You get offended too easily.


----------



## OzarkJim (8 mo ago)

Best of luck with the forum topic. Sorry for the off topic comments.


----------



## DS (Oct 10, 2011)

> I do all of my shop cabinet drawers with 1/2" ply and 1/4" bottoms. Its weight capacity will exceed the 100 lb slides. There is no need to go to 3/4".
> 
> - Rich


+1

I believe the commercial rating is 100 lbs, though the guide will probably fail first above that weight.

If you have very large drawers greater than 36" wide, I would recommend a sturdier bottom, but that is just a precaution and not strictly necessary.


----------



## CommonJoe (May 8, 2021)

> Meanwhile back to the OPs question eh…...
> 
> - W2Woodworks


Yes please, try to stay on track.


----------



## OzarkJim (8 mo ago)

> Meanwhile back to the OPs question eh…...
> 
> - W2Woodworks
> 
> ...


Posting Rules
Play nice. Keep it civil and respectful and appropriate for all ages.


----------



## RichT (Oct 14, 2016)

> I would but jealous idiots keep being well idiots…...
> 
> - W2Woodworks


Wait a second. You're the guy who just reminded us of the posting rules-and not for the first time I might add-and two posts later you're calling someone an idiot? Explain that one.


----------



## CommonJoe (May 8, 2021)

> I would but jealous idiots keep being well idiots…...
> 
> - W2Woodworks
> 
> ...


I see he likes to go back and edit his posts after saying things.


----------



## RichT (Oct 14, 2016)

> I would but jealous idiots keep being well idiots…...
> 
> - W2Woodworks
> 
> ...


That's why I always quote what I'm responding to.


----------



## CommonJoe (May 8, 2021)

> Had to go there didn t you!!!! Speaking of shops, *where are the pictures of yours Joe????*
> 
> - W2Woodworks


Unblock me and I will send you some pictures. (then you can block me back)


----------



## RichT (Oct 14, 2016)

> Had to go there didn t you!!!! Speaking of shops, *where are the pictures of yours Joe????*
> 
> - W2Woodworks
> 
> ...


Do it. Let Joe show you his shop. I think it will change the way you think.

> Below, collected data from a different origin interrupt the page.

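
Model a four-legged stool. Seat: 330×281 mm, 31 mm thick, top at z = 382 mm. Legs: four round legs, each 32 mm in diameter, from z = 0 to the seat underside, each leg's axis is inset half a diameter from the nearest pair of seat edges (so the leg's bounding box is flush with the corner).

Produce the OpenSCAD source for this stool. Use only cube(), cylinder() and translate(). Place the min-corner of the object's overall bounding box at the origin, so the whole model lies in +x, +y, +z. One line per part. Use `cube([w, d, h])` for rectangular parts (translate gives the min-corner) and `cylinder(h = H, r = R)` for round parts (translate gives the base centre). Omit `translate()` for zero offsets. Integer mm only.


translate([0, 0, 351]) cube([330, 281, 31]);
translate([16, 16, 0]) cylinder(h = 351, r = 16);
translate([314, 16, 0]) cylinder(h = 351, r = 16);
translate([16, 265, 0]) cylinder(h = 351, r = 16);
translate([314, 265, 0]) cylinder(h = 351, r = 16);


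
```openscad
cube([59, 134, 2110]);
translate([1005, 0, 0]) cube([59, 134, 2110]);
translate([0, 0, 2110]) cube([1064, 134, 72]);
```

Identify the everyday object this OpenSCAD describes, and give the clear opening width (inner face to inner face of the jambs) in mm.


A door frame. The clear opening width is 946 mm.

Two 2110 mm tall posts with a header on top — a door frame. The left jamb is 59 mm wide at x = 0; the right jamb starts at x = 1005. The clear opening is 1005 − 59 = 946 mm.


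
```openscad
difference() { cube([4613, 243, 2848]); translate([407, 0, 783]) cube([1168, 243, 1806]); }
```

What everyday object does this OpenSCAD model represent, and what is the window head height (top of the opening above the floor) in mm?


A wall with a window opening. The window head height is 2589 mm.

A wall with a rectangular opening subtracted — a window. Sill at z = 783, opening 1806 mm tall, so the head is at 783 + 1806 = 2589 mm.


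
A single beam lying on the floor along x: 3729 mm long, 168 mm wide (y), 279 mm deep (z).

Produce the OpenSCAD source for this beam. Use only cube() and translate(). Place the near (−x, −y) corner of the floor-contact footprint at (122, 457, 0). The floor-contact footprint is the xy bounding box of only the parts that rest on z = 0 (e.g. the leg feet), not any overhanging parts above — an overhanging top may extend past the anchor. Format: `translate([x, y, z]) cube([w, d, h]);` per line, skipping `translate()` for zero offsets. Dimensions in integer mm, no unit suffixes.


translate([122, 457, 0]) cube([3729, 168, 279]);


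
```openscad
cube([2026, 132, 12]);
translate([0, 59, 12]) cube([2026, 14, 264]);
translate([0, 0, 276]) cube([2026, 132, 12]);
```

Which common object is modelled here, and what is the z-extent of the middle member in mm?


An I-beam. The web height is 264 mm.

Two wide flanges with a thin centred web — an I-beam. Overall 288 mm minus two 12 mm flanges gives a web of 288 − 2·12 = 264 mm.


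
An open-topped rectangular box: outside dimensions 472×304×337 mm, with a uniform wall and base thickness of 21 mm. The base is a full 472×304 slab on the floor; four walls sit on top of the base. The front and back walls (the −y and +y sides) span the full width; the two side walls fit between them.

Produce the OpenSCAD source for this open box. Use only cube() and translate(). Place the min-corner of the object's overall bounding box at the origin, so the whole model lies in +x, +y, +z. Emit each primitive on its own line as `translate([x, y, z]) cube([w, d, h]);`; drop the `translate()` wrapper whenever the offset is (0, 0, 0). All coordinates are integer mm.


cube([472, 304, 21]);
translate([0, 0, 21]) cube([472, 21, 316]);
translate([0, 283, 21]) cube([472, 21, 316]);
translate([0, 21, 21]) cube([21, 262, 316]);
translate([451, 21, 21]) cube([21, 262, 316]);


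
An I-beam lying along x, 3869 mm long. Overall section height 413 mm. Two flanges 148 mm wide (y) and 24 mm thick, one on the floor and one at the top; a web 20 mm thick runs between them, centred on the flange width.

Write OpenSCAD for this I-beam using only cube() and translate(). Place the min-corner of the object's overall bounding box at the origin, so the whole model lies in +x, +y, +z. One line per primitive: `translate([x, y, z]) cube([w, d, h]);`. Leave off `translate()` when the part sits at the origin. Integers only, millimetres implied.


cube([3869, 148, 24]);
translate([0, 64, 24]) cube([3869, 20, 365]);
translate([0, 0, 389]) cube([3869, 148, 24]);


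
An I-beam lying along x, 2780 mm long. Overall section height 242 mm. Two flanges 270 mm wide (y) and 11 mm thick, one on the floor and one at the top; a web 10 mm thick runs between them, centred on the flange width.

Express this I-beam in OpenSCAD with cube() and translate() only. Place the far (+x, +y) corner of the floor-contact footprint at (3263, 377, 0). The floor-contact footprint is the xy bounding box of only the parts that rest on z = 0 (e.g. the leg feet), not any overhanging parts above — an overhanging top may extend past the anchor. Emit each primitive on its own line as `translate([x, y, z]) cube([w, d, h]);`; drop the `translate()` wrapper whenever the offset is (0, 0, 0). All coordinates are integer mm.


translate([483, 107, 0]) cube([2780, 270, 11]);
translate([483, 237, 11]) cube([2780, 10, 220]);
translate([483, 107, 231]) cube([2780, 270, 11]);


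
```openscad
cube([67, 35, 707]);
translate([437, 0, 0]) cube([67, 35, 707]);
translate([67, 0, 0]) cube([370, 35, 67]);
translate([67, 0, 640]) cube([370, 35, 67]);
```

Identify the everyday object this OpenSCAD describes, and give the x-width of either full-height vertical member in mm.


A picture frame. The border width is 67 mm.

Four thin pieces enclosing a rectangular opening — a picture frame. The two full-height stiles are 707 mm tall; the top rail sits at z = 640 and is 67 mm tall, so the border above the opening is 707 − 640 = 67 mm, matching the stile x-width.


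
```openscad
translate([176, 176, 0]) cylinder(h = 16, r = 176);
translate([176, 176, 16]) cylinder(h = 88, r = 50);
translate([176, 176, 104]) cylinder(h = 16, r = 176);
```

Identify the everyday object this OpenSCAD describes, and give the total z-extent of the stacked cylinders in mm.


A spool. The overall height is 120 mm.

Three coaxial cylinders, large–small–large — a spool. Two 16 mm flanges and a 88 mm core give 16 + 88 + 16 = 120 mm.


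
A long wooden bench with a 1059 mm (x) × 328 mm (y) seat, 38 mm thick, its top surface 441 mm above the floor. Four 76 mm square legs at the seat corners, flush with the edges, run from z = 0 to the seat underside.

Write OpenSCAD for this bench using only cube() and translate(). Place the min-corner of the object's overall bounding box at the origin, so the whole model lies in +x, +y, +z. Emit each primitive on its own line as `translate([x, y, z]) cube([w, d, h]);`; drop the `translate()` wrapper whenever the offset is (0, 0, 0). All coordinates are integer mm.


translate([0, 0, 403]) cube([1059, 328, 38]);
cube([76, 76, 403]);
translate([0, 252, 0]) cube([76, 76, 403]);
translate([983, 0, 0]) cube([76, 76, 403]);
translate([983, 252, 0]) cube([76, 76, 403]);


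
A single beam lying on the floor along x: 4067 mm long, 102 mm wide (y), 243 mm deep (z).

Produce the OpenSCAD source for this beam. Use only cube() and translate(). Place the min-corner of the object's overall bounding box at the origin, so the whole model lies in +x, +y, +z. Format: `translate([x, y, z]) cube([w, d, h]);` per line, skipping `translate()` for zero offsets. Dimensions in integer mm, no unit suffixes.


cube([4067, 102, 243]);


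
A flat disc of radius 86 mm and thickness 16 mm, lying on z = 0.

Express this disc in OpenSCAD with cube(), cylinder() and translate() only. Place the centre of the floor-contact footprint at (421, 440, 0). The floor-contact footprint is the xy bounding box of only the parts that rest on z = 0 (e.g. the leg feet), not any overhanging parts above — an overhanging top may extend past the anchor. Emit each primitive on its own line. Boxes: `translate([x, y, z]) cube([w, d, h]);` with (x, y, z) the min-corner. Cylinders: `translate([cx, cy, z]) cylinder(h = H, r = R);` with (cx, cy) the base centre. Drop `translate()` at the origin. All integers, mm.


translate([421, 440, 0]) cylinder(h = 16, r = 86);


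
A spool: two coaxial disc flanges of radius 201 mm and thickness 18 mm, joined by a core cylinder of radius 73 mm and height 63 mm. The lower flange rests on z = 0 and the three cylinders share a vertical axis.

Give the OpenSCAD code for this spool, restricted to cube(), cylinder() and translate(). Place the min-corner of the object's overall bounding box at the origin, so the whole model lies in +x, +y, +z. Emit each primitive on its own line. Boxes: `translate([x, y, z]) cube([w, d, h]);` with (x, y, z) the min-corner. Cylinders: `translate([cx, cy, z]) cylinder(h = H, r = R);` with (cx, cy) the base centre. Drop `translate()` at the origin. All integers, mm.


translate([201, 201, 0]) cylinder(h = 18, r = 201);
translate([201, 201, 18]) cylinder(h = 63, r = 73);
translate([201, 201, 81]) cylinder(h = 18, r = 201);


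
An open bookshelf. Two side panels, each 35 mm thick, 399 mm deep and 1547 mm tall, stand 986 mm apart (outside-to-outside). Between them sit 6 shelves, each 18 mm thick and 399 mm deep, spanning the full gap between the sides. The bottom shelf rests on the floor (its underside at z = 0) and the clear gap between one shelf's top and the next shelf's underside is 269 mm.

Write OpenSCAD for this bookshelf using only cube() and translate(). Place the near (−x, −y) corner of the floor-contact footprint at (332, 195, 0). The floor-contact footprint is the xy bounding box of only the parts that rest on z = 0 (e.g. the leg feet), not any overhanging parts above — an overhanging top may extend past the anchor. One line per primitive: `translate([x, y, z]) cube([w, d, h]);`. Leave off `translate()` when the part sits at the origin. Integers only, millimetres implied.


translate([332, 195, 0]) cube([35, 399, 1547]);
translate([1283, 195, 0]) cube([35, 399, 1547]);
translate([367, 195, 0]) cube([916, 399, 18]);
translate([367, 195, 287]) cube([916, 399, 18]);
translate([367, 195, 574]) cube([916, 399, 18]);
translate([367, 195, 861]) cube([916, 399, 18]);
translate([367, 195, 1148]) cube([916, 399, 18]);
translate([367, 195, 1435]) cube([916, 399, 18]);


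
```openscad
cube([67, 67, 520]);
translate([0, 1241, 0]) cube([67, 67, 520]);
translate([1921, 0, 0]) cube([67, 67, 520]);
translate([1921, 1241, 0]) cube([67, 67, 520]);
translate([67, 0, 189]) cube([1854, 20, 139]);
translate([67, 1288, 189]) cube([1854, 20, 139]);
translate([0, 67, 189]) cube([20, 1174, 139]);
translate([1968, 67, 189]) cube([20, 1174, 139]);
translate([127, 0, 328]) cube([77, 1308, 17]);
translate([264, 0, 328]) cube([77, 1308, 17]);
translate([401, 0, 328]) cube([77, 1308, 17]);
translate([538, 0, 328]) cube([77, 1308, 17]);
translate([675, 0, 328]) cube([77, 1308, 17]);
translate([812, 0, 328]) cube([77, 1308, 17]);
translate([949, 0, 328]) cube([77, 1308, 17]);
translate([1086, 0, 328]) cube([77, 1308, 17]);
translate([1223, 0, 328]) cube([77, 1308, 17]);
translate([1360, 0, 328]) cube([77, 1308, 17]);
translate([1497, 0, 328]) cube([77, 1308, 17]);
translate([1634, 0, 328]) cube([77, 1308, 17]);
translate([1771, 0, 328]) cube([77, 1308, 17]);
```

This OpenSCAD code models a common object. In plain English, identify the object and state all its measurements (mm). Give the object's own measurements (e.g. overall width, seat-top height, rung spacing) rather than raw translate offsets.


A bed frame 1988 mm long (x) by 1308 mm wide (y). Four 67×67 mm corner posts, 520 mm tall, at the corners of the footprint. Four rails of 20 mm thickness and 139 mm height run between adjacent posts with their undersides at z = 189 mm, their outer faces flush with the outside of the frame (the two x-running rails run between the posts' inner faces; the two y-running rails run between the posts' inner faces). 13 slats, each 77 mm wide (x) and 17 mm thick, lie across the top of the two x-running rails, running the full 1308 mm width of the frame in y; along x they sit between the end posts with a 60 mm gap after the −x posts and between neighbouring slats, leaving 73 mm before the +x posts.


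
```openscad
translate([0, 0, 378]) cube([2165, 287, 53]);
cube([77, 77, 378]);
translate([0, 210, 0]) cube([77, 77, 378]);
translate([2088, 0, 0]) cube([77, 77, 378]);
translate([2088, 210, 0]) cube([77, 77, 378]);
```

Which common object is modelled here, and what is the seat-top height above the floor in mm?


A bench. The seat-top height is 431 mm.

A long slab on four corner posts — a bench. The slab sits at z = 378 with thickness 53, so the top is 378 + 53 = 431 mm.


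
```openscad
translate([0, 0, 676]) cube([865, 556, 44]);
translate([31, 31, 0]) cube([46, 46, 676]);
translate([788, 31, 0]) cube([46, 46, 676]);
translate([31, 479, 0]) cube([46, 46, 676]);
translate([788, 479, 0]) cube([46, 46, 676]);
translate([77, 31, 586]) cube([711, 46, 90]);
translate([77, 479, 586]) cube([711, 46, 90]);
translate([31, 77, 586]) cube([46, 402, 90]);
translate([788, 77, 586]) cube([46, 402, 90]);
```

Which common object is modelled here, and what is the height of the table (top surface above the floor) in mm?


A table. The table height is 720 mm.

A 865×556×44 slab sits at z = 676 on four 46 mm square posts — a table. The top surface is at 676 + 44 = 720 mm.


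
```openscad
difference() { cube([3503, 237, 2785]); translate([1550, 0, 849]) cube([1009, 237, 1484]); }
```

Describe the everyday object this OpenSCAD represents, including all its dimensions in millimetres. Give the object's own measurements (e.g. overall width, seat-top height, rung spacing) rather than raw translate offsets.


A wall 3503 mm long (x), 237 mm thick (y), 2785 mm tall, with a rectangular window opening cut through it. The opening is 1009 mm wide and 1484 mm tall; its sill is at z = 849 mm and its near (−x) edge is 1550 mm from the wall's −x end. The opening passes through the full wall thickness.


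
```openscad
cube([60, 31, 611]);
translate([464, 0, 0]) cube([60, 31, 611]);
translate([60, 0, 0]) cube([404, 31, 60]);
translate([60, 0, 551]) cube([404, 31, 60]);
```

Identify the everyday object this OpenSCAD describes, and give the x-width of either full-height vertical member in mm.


A picture frame. The border width is 60 mm.

Four thin pieces enclosing a rectangular opening — a picture frame. The two full-height stiles are 611 mm tall; the top rail sits at z = 551 and is 60 mm tall, so the border above the opening is 611 − 551 = 60 mm, matching the stile x-width.


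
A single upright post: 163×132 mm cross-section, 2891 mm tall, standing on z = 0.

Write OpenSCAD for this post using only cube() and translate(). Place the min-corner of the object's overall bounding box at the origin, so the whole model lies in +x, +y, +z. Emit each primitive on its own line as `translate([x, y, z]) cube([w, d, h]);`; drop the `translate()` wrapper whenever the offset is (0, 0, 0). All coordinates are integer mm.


cube([163, 132, 2891]);


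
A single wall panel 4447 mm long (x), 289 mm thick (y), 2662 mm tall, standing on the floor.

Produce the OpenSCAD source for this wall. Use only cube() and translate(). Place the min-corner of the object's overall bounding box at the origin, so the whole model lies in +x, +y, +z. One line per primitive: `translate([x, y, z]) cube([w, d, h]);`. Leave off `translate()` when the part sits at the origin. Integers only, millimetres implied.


cube([4447, 289, 2662]);


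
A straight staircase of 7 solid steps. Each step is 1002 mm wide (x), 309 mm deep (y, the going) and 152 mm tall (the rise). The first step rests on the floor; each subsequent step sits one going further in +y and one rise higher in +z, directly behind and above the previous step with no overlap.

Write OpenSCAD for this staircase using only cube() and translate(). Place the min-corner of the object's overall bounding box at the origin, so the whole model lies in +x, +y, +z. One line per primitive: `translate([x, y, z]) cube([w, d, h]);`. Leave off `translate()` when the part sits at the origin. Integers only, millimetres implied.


cube([1002, 309, 152]);
translate([0, 309, 152]) cube([1002, 309, 152]);
translate([0, 618, 304]) cube([1002, 309, 152]);
translate([0, 927, 456]) cube([1002, 309, 152]);
translate([0, 1236, 608]) cube([1002, 309, 152]);
translate([0, 1545, 760]) cube([1002, 309, 152]);
translate([0, 1854, 912]) cube([1002, 309, 152]);


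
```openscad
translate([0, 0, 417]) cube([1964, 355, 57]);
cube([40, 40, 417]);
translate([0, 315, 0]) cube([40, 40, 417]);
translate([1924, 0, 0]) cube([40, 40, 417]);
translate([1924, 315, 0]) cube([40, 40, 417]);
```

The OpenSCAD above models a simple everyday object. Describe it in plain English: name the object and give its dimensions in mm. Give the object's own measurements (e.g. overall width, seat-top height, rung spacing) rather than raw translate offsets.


A bench: a 1964×355 mm seat slab, 57 mm thick, top at z = 474 mm, on four 40×40 mm square legs flush with the seat corners and standing on z = 0.


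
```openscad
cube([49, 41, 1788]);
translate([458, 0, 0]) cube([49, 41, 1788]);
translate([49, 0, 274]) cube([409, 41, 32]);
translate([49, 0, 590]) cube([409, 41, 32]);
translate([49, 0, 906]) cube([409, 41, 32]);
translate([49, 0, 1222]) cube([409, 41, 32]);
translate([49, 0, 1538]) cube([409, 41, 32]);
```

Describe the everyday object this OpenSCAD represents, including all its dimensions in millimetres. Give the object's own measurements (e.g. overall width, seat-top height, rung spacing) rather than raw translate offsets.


A straight ladder. Two 49×41 mm vertical rails, 1788 mm tall, stand 507 mm apart (outside-to-outside) with their front faces coplanar on the −y side. 5 rungs, each 41 mm deep and 32 mm tall, span between the inner faces of the rails, front faces flush with the rails. The lowest rung's underside is at z = 274 mm and rungs are spaced 316 mm apart (underside to underside).


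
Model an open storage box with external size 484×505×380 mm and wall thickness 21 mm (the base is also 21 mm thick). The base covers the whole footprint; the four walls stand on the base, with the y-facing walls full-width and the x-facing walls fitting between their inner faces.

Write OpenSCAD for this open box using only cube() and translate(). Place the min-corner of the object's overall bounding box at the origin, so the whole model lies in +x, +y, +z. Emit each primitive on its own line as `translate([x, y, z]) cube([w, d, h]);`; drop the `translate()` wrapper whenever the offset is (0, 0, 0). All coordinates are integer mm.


cube([484, 505, 21]);
translate([0, 0, 21]) cube([484, 21, 359]);
translate([0, 484, 21]) cube([484, 21, 359]);
translate([0, 21, 21]) cube([21, 463, 359]);
translate([463, 21, 21]) cube([21, 463, 359]);


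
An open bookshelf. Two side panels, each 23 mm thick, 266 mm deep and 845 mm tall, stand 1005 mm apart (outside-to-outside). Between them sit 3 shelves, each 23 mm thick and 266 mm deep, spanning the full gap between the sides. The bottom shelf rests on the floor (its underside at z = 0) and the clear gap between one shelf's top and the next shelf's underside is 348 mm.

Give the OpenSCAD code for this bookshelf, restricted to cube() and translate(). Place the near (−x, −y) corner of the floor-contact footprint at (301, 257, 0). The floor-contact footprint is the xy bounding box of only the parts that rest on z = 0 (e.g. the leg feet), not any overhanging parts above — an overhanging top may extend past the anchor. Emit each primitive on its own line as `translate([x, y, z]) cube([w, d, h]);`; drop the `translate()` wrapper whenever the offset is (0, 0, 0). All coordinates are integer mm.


translate([301, 257, 0]) cube([23, 266, 845]);
translate([1283, 257, 0]) cube([23, 266, 845]);
translate([324, 257, 0]) cube([959, 266, 23]);
translate([324, 257, 371]) cube([959, 266, 23]);
translate([324, 257, 742]) cube([959, 266, 23]);


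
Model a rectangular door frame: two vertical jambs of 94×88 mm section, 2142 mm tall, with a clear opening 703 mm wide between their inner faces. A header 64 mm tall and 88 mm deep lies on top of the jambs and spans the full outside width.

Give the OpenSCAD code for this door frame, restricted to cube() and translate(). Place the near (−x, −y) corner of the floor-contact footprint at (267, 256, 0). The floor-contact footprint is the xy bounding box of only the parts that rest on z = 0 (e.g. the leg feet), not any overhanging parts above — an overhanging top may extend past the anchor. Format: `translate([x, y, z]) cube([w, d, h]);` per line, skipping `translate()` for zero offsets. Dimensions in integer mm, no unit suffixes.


translate([267, 256, 0]) cube([94, 88, 2142]);
translate([1064, 256, 0]) cube([94, 88, 2142]);
translate([267, 256, 2142]) cube([891, 88, 64]);


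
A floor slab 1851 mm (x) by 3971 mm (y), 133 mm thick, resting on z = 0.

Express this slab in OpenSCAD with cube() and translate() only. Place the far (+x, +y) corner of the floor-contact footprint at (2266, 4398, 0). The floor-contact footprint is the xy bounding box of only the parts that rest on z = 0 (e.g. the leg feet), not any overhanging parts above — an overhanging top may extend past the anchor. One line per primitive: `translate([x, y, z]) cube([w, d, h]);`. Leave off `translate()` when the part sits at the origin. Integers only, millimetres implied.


translate([415, 427, 0]) cube([1851, 3971, 133]);


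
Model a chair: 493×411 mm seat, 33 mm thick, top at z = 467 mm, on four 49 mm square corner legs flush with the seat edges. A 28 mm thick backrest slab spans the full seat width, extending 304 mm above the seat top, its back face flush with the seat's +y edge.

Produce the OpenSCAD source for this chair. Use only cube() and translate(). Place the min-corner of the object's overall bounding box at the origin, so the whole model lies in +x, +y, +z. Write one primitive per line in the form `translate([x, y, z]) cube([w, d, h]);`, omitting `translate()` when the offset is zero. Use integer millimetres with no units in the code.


translate([0, 0, 434]) cube([493, 411, 33]);
cube([49, 49, 434]);
translate([444, 0, 0]) cube([49, 49, 434]);
translate([0, 362, 0]) cube([49, 49, 434]);
translate([444, 362, 0]) cube([49, 49, 434]);
translate([0, 383, 467]) cube([493, 28, 304]);


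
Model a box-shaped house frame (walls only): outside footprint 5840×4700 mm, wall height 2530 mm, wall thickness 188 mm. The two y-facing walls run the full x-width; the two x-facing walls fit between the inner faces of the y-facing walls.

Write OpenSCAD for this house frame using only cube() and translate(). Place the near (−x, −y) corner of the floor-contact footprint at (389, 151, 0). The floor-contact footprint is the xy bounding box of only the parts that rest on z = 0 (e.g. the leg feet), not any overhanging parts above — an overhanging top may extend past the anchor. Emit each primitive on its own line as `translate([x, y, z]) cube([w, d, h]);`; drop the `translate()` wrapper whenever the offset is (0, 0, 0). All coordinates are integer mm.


translate([389, 151, 0]) cube([5840, 188, 2530]);
translate([389, 4663, 0]) cube([5840, 188, 2530]);
translate([389, 339, 0]) cube([188, 4324, 2530]);
translate([6041, 339, 0]) cube([188, 4324, 2530]);


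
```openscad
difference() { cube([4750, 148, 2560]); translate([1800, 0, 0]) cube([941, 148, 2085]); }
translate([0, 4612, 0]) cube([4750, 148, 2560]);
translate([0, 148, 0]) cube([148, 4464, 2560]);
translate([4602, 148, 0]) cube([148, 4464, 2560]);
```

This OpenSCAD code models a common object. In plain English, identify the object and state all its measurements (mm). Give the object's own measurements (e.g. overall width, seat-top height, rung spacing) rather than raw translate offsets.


A single room: four walls, each 2560 mm tall and 148 mm thick, enclosing an outside footprint 4750×4760 mm (x × y), no floor or roof. The front and back walls (−y and +y sides) run the full x-width; the side walls fit between their inner faces. A door opening 941 mm wide and 2085 mm tall is cut through the front wall from the floor up, its −x edge 1800 mm from the wall's −x end.


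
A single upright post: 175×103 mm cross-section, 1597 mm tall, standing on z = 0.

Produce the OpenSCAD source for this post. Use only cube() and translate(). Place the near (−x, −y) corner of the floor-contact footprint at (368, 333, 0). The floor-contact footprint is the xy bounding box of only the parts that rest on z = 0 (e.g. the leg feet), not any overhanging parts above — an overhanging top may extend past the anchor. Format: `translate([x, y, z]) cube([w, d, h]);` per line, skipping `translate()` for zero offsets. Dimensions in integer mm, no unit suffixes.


translate([368, 333, 0]) cube([175, 103, 1597]);


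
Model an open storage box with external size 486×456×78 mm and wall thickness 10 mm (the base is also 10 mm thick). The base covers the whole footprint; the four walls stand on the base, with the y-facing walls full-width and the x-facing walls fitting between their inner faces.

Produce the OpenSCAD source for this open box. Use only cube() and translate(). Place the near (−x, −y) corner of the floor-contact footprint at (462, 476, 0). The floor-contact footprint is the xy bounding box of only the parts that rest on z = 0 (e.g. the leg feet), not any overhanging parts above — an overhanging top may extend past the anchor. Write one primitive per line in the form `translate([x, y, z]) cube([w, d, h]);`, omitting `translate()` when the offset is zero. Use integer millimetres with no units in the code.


translate([462, 476, 0]) cube([486, 456, 10]);
translate([462, 476, 10]) cube([486, 10, 68]);
translate([462, 922, 10]) cube([486, 10, 68]);
translate([462, 486, 10]) cube([10, 436, 68]);
translate([938, 486, 10]) cube([10, 436, 68]);


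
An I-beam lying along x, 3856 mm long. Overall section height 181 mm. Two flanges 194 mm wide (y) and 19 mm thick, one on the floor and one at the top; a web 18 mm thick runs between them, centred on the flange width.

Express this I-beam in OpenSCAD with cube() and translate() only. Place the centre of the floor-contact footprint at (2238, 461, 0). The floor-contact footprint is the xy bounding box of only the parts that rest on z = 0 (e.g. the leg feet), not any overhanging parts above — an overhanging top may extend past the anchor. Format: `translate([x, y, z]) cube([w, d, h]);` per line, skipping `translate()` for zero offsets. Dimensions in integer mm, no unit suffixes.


translate([310, 364, 0]) cube([3856, 194, 19]);
translate([310, 452, 19]) cube([3856, 18, 143]);
translate([310, 364, 162]) cube([3856, 194, 19]);


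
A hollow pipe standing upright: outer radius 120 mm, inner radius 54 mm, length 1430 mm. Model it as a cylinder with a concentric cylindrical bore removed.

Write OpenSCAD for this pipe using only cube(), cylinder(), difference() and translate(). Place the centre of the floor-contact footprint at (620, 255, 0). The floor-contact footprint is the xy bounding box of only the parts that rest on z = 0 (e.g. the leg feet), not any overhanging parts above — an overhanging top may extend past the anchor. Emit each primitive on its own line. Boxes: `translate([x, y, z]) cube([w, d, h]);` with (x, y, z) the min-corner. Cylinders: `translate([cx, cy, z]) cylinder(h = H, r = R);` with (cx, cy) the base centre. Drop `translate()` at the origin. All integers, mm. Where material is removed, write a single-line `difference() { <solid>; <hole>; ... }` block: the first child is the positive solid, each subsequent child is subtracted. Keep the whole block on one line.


difference() { translate([620, 255, 0]) cylinder(h = 1430, r = 120); translate([620, 255, 0]) cylinder(h = 1430, r = 54); }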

Let's just say I know him not as common Joe, but as a very exceptional woodworker.


----------



## OzarkJim (8 mo ago)

*That being said, this is not grade school. We don't gang up in little groups to take sides or encourage others to do the same.*


----------



## CommonJoe (May 8, 2021)

> Had to go there didn t you!!!! Speaking of shops, *where are the pictures of yours Joe????*
> 
> - W2Woodworks


If you are going to be the "Rules" Police you should try to follow them yourself.

*Users shall not question or debate another member's qualifications publicly on the message board.*
.
.

I see I'm still blocked, your sincerity must have been misplaced.


----------



## Redoak49 (Dec 15, 2012)

Gentlemen…... If Cricket sees this there could be troubles.


----------